Steve Bennett wrote:
On 3/31/06, geni geniice@gmail.com wrote:
- if the nominee is "generally a known and trusted member of the community".
And this is where the attempt to rule lawer from outdated policy breaks down. You can count the number of people generally know to the current wikipedia community one hand. Thus we have to accept that either there should be almost no new admins or that policy is failing to describe wikipedia practice and needs to be rewriten.
Tyrenius's interpretation of this rule seems to be that amongst those who have had contact with him, he is respected and trusted. Is that fair enough?
I would actually argue that the number of people generally known to the community can be counted on one thumb, and some comments in the userbox controversy cast doubt on that.

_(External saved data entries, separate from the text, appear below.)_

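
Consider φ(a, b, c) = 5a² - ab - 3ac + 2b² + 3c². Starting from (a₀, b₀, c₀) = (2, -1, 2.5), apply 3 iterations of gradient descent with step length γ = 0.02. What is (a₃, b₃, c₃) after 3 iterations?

(1.317704, -0.682888, 1.978288)

∇φ = (10a - b - 3c, -a + 4b, -3a + 6c)
Step 1: at (2, -1, 2.5), ∇φ = (13.5, -6, 9) → (2, -1, 2.5) − 0.02·(13.5, -6, 9) = (1.73, -0.88, 2.32)
Step 2: at (1.73, -0.88, 2.32), ∇φ = (11.22, -5.25, 8.73) → (1.73, -0.88, 2.32) − 0.02·(11.22, -5.25, 8.73) = (1.5056, -0.775, 2.1454)
Step 3: at (1.5056, -0.775, 2.1454), ∇φ = (9.3948, -4.6056, 8.3556) → (1.5056, -0.775, 2.1454) − 0.02·(9.3948, -4.6056, 8.3556) = (1.317704, -0.682888, 1.978288)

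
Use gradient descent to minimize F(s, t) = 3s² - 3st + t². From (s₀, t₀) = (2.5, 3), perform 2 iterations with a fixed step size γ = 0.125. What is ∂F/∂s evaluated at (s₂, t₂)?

0.65625

∇F = (6s - 3t, -3s + 2t)
Step 1: at (2.5, 3), ∇F = (6, -1.5) → (2.5, 3) − 0.125·(6, -1.5) = (1.75, 3.1875)
Step 2: at (1.75, 3.1875), ∇F = (0.9375, 1.125) → (1.75, 3.1875) − 0.125·(0.9375, 1.125) = (1.6328125, 3.046875)
∂F/∂s at (1.6328125, 3.046875) = 0.65625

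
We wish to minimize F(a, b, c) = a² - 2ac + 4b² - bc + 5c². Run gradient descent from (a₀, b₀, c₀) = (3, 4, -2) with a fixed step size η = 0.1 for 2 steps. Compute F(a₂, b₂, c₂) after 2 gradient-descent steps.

∇F = (2a - 2c, 8b - c, -2a - b + 10c)
(a₁, b₁, c₁) = (3, 4, -2) − 0.1·(10, 34, -30) = (2, 0.6, 1)
(a₂, b₂, c₂) = (2, 0.6, 1) − 0.1·(2, 3.8, 5.4) = (1.8, 0.22, 0.46)
F(1.8, 0.22, 0.46) = 2.7344

2.7344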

I think my biggest complaint with all this is that, as happens so often, when people are asked to make quick fire judgments about something big and complicated, they resort very quickly to judging form or statistics. My own nomination was unanimously opposed because I hadn't included an introductory nomination statement. You see a lot of comments that "edit summaries too low", for people with 90% or more edit summary in major edits, or "not enough edits", for people with more than 2000.
And the worst is "come back later, might support you then". Not because the candidate is in any way actually deficient as an admin, but they simply haven't served an unwritten waiting period.
</rant>
Steve
Don't blame me, I went up for bureaucratship so that I could actually interpret RFA's as not being votes but based on consensus where the jackasses get discounted but the asshole cabal;voted me down 5 times in a row. If that doesn't show that Wikipedians and RFA are fucked up in the head I don't know what it says.